Students at Theodore Roosevelt High School have worked out how to remove MDM management profiles from their iPads removing security restrictions put in place by administrators. Once the profile is removed the student is left with a completely unrestricted iPad preventing administrators from being able to manage or track the device.
In a leaked memo, LA Unified School District Police Chief Steven Zipperman said, “I want to prevent a ‘runaway train’ scenario when we may have the ability to put a hold on the roll-out.”
Only a couple of weeks ago ClassThink highlighted exactly this problem for schools. iPad users are able to remove MDM management profiles without restriction. Once done apps and settings pushed out by the school are removed and the student is left with an unrestricted device capable of installing any software or accessing any content they wish.
Students can only be incentivised, not prevented, from removing management profiles which apply settings such as content filtering, web proxy settings, geolocation information, and school provided apps.
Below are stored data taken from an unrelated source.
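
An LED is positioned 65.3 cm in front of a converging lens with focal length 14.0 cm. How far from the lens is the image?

Thin-lens equation: 1/v = 1/f − 1/u = 1/(14.00) − 1/(65.3) = 0.07143 − 0.01531 = 0.05611, so v = 17.8 cm.
The image is real, inverted and reduced, on the far side of the lens.

17.8 cm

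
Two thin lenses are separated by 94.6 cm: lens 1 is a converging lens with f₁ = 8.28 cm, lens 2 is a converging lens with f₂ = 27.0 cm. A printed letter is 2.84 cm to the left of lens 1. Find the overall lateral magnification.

Lens 1: 1/d_i1 = 1/(8.28) − 1/(2.84) = -0.2313, so d_i1 = -4.323 cm; m₁ = −d_i1/d_o1 = +1.522.
d_o2 = 94.6 − (-4.323) = 98.92 cm.
Lens 2: 1/d_i2 = 1/(27.0) − 1/(98.92) = 0.02693, so d_i2 = 37.14 cm; m₂ = −d_i2/d_o2 = -0.3754.
m = m₁·m₂ = (+1.522)(-0.3754) = -0.571.

m = -0.571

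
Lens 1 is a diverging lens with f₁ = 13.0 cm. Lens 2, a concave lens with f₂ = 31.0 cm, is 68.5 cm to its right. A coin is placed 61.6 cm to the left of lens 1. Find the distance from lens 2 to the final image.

Lens 1 is diverging, so f₁ = −13.0 cm.
Lens 1: 1/d_i1 = 1/f₁ − 1/d_o1 = 1/(-13.0) − 1/(61.6) = -0.09316, so d_i1 = -10.73 cm.
The intermediate image is 10.73 cm to the left of lens 1 (virtual), which is 68.5 − (-10.73) = 79.23 cm to the left of lens 2, so d_o2 = +79.23 cm.
Lens 2 is diverging, so f₂ = −31.0 cm.
Lens 2: 1/d_i2 = 1/f₂ − 1/d_o2 = 1/(-31.0) − 1/(79.23) = -0.04488, so d_i2 = -22.3 cm.
The final image is virtual, 22.3 cm to the left of lens 2 (overall magnification ≈ 0.049).

22.3 cm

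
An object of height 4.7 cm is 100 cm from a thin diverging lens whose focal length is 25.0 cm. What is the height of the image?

0.940 cm

For a diverging lens, f = -25.0 cm.
1/d_i = 1/f − 1/d_o = 1/(-25.00) − 1/(100) = -0.05000, so d_i = -20.00 cm.
m = −d_i/d_o = +0.2000.
|h_i| = |m|·h_o = 0.2000 × 4.7 = 0.940 cm. The image is virtual, upright and reduced, on the same side as the object.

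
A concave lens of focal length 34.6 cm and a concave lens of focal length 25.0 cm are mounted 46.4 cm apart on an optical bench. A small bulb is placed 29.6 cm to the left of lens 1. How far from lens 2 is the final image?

17.8 cm

Lens 1 is diverging, so f₁ = −34.6 cm.
Lens 1: 1/d_i1 = 1/f₁ − 1/d_o1 = 1/(-34.6) − 1/(29.6) = -0.06269, so d_i1 = -15.95 cm.
The intermediate image is 15.95 cm to the left of lens 1 (virtual), which is 46.4 − (-15.95) = 62.35 cm to the left of lens 2, so d_o2 = +62.35 cm.
Lens 2 is diverging, so f₂ = −25.0 cm.
Lens 2: 1/d_i2 = 1/f₂ − 1/d_o2 = 1/(-25.0) − 1/(62.35) = -0.05604, so d_i2 = -17.8 cm.
The final image is virtual, 17.8 cm to the left of lens 2 (overall magnification ≈ 0.15).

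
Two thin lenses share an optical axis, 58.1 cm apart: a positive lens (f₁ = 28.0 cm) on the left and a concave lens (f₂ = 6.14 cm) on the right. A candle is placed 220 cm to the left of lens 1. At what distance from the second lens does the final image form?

4.97 cm

Lens 1: 1/d_i1 = 1/f₁ − 1/d_o1 = 1/(28.0) − 1/(220) = 0.03117, so d_i1 = 32.08 cm.
The intermediate image is 32.08 cm to the right of lens 1, which is 58.1 − (32.08) = 26.02 cm to the left of lens 2, so d_o2 = +26.02 cm.
Lens 2 is diverging, so f₂ = −6.14 cm.
Lens 2: 1/d_i2 = 1/f₂ − 1/d_o2 = 1/(-6.14) − 1/(26.02) = -0.2013, so d_i2 = -4.97 cm.
The final image is virtual, 4.97 cm to the left of lens 2 (overall magnification ≈ -0.028).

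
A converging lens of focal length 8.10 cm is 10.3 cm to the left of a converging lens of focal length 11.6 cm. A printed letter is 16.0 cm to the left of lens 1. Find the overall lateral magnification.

m = -0.672

Lens 1: 1/d_i1 = 1/(8.10) − 1/(16.0) = 0.06096, so d_i1 = 16.41 cm; m₁ = −d_i1/d_o1 = -1.026.
d_o2 = 10.3 − (16.41) = -6.110 cm (virtual object).
Lens 2: 1/d_i2 = 1/(11.6) − 1/(-6.110) = 0.2499, so d_i2 = 4.002 cm; m₂ = −d_i2/d_o2 = +0.6550.
m = m₁·m₂ = (-1.026)(+0.6550) = -0.672.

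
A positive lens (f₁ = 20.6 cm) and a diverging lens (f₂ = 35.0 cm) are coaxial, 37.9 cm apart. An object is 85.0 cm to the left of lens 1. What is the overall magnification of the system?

Lens 1: 1/d_i1 = 1/(20.6) − 1/(85.0) = 0.03678, so d_i1 = 27.19 cm; m₁ = −d_i1/d_o1 = -0.3199.
d_o2 = 37.9 − (27.19) = 10.71 cm.
f₂ = −35.0 cm (diverging).
Lens 2: 1/d_i2 = 1/(-35.0) − 1/(10.71) = -0.1219, so d_i2 = -8.201 cm; m₂ = −d_i2/d_o2 = +0.7657.
m = m₁·m₂ = (-0.3199)(+0.7657) = -0.245.

m = -0.245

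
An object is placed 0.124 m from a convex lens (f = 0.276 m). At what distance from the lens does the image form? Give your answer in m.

0.225 m

Thin-lens equation: 1/v = 1/f − 1/u = 1/(0.2760) − 1/(0.124) = 3.623 − 8.065 = -4.441, so v = -0.225 m.
The image is virtual, upright and enlarged, on the same side as the object.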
Where a school has a trolley of 30 devices this problem may not become an issue, but when you are looking at more than half a million devices the scale simply makes iPad unmanageable and insecure.
An employee of a business has an incentive — job security — not to deliberately tamper with iPad management profiles. A student has no such incentive and it should be expected that just this sort of experimentation will happen. It only takes a second to remove an iPad management profile or factory reset a device. With no way to restrict students accessing these core features it makes scaling iPads incredible difficult or impossible.
Whether these issues were released before the roll out started isn’t known, but this is a problem every school using iPads faces.